Syncing data

The process of updating data on the destination node, based on the updated data source. The destination node has the ability to determine what field from the origin node maps into what field in the destination node.

Data sync operates directly on compose services and storage layers, but is designed to be decoupled and moved away from the main corteza service.

The two nodes must be paired prior to this. See [rfc:federation:node-pair].

Syncing data

After the two nodes are paired and the structure syncing has finished, we can proceed with the data sync.

Data syncing uses already established compose services along with it’s storage layer. This removes the need for any additional storage layer modifications.

Figure 1. Outline of the data sync process on the destination node.

Figure 2. Outline of the data sync process on the origin node.

Destination node requests the information about any data changes: Origin node provides a set of endpoints that the destination node can use to fetch newly created, updated, and deleted data. The destination node provides some additional filtering parameters; such as last sync timestamp; to exclude any unchanged data.
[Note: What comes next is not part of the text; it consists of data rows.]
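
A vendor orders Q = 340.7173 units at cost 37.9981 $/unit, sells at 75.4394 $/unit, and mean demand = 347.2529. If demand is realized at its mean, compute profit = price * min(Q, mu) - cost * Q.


Sales at mu = min(340.7173, 347.2529) = 340.7173
Revenue = 75.4394 * 340.7173 = 25703.5087
Total cost = 37.9981 * 340.7173 = 12946.6100
Profit = 25703.5087 - 12946.6100 = 12756.8986

12756.8986 $


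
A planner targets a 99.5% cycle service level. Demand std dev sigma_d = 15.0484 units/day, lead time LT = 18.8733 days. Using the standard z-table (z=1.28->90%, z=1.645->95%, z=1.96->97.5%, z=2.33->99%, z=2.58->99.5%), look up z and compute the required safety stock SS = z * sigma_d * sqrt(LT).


From the table, SL = 99.5% corresponds to z = 2.58
sqrt(LT) = sqrt(18.8733) = 4.3443
SS = 2.58 * 15.0484 * 4.3443 = 168.6685

168.6685 units


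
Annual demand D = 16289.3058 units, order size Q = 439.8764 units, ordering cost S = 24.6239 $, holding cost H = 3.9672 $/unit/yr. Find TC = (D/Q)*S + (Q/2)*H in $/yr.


Ordering cost = D*S/Q = 911.8612
Holding cost = Q*H/2 = 872.5388
TC = 911.8612 + 872.5388 = 1784.4001

1784.4001 $/yr


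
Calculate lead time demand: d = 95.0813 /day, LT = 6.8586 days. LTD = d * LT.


LTD = 95.0813 * 6.8586 = 652.1246

652.1246 units


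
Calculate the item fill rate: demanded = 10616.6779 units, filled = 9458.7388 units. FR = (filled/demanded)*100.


FR = 9458.7388 / 10616.6779 * 100 = 89.0932

89.0932%


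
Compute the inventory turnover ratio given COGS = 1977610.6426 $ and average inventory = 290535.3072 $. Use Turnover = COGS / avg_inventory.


Turnover = 1977610.6426 / 290535.3072 = 6.8068

6.8068


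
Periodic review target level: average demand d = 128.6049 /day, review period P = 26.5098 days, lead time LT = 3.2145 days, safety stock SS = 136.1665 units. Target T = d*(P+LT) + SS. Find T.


P + LT = 29.7243
d*(P+LT) = 128.6049 * 29.7243 = 3822.6906
T = 3822.6906 + 136.1665 = 3958.8571

3958.8571 units


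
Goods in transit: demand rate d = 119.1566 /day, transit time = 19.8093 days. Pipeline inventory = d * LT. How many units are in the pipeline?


Pipeline = 119.1566 * 19.8093 = 2360.4088

2360.4088 units


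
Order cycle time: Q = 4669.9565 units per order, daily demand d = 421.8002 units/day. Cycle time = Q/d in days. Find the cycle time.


Cycle = 4669.9565 / 421.8002 = 11.0715

11.0715 days


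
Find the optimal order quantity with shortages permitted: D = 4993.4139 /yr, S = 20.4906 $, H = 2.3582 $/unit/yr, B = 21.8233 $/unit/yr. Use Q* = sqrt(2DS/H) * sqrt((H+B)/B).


sqrt(2DS/H) = 294.5783
sqrt((H+B)/B) = 1.0526
Q* = 294.5783 * 1.0526 = 310.0860

310.0860 units


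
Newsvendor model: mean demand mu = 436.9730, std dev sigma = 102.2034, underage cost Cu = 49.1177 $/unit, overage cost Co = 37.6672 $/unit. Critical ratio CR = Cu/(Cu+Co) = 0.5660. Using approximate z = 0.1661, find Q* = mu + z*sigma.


CR = Cu/(Cu+Co) = 49.1177/(49.1177+37.6672) = 0.5660
z = 0.1661
Q* = 436.9730 + 0.1661 * 102.2034 = 453.9490

453.9490 units


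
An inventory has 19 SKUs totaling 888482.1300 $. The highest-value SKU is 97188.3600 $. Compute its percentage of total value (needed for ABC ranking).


Top item = 97188.3600
Total = 888482.1300
Percentage = 97188.3600 / 888482.1300 * 100 = 10.9387

10.9387%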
$TOKEN_B is the token that was generated during the handshake and is used to authenticate the user on the Origin node (the one who shares the data) by the Destination node.

Used variables

# Base url for the federation api
$BASE_URL

# JWT of the user
$JWT

# Node id of the destination node (?exposed) or the origin node (?shared)
$NODE_ID

# Federation module id
$MODULE_ID

# Node B auth token
$TOKEN_B

Example request

curl -X GET "$BASE_URL/federation/exposed/records?after=$AFTER_TIMESTAMP" \
  -H "Authorization: Bearer $TOKEN_B";

Example response

{
    "response": {
        "filter": {
            "query": "after=1600109447",
            "page": 1,
            "perPage": 20,
            "count": 97,
            "deleted": 0
        },
        "set": [
            {
                "type": "GET",
                "rel": "Lead",
                "href": "$BASE_URL/federation/exposed/records/$MODULE_ID?after=1600109447"
            },
            {
                "type": "GET",
                "rel": "Contact",
                "href": "$BASE_URL/federation/exposed/records/$MODULE_ID?after=1600109447"
            }
        ]
    }
}

Destination node requests changed data: The destination node fetches the data on per-module basis from the above provided set of endpoints.

$TOKEN_B is the token that was generated during the handshake and is used to authenticate the user on the Origin node (the one who shares the data) by the Destination node.

Used variables

# Base url for the federation api
$BASE_URL

# JWT of the user
$JWT

# Node id of the destination node (?exposed) or the origin node (?shared)
$NODE_ID

# Federation module id
$MODULE_ID

# Node B auth token
$TOKEN_B

Example request

curl -X GET "$BASE_URL/exposed/modules/$MODULE_ID/records?after=$AFTER_TIMESTAMP" \
  -H "Authorization: Bearer $TOKEN_B";

Example response

{
    "response": {
        "filter": {
            "moduleID": "132954639472525355",
            "query": "",
            "sort": "createdAt DESC",
            "page": 1,
            "perPage": 20,
            "count": 97,
            "deleted": 0
        },
        "set": [
            {
                "recordID": "161135411379307175",
                "moduleID": "132954639472525355",
                "values": [
                    {
                        "name": "name",
                        "value": "John"
                    },
                    {
                        "name": "surname",
                        "value": "Doe"
                    }
                ],
                "createdAt": "2020-09-08T19:56:14Z",
                "updatedAt": "2020-09-09T18:05:33Z"
            },
            {
                "recordID": "161134990657061543",
                "moduleID": "132954639472525355",
                "values": [
                    {
                        "name": "name",
                        "value": "Walter"
                    },
                    {
                        "name": "surname",
                        "value": "White"
                    }
                ],
                "createdAt": "2020-09-08T19:52:03Z",
                "updatedAt": "2020-09-11T19:44:03Z"
            }
        ]
    }
}

Origin node provides changed data for the requested structure: The origin node provides a set of changes based on base filter parameters such as timestamp, and requested structure to determine what data the destination node would like to receive. The filtered data, along with federated structure definitions are then passed into internal data manipulation systems to transform the data into the desired output, such as Activity Pub, and JSON (this also removes any fields that are not exposed by the origin node). The response also includes any additional filtering and pagination related parameters so the data can be fetched in chunks, or re-fetched if it any issues occurred.
Destination node transforms the provided data into internal resource structures: The destination node uses data manipulation systems, along with module mapping definitions (see [rfc:federation:structure-sync:field-mapping]) to transform the provided data set into internal resource structures. These are then used to update the destination node’s storage.
Destination node updates the nodes status: The node’s status is updated to indicate when the last successful data sync has occurred.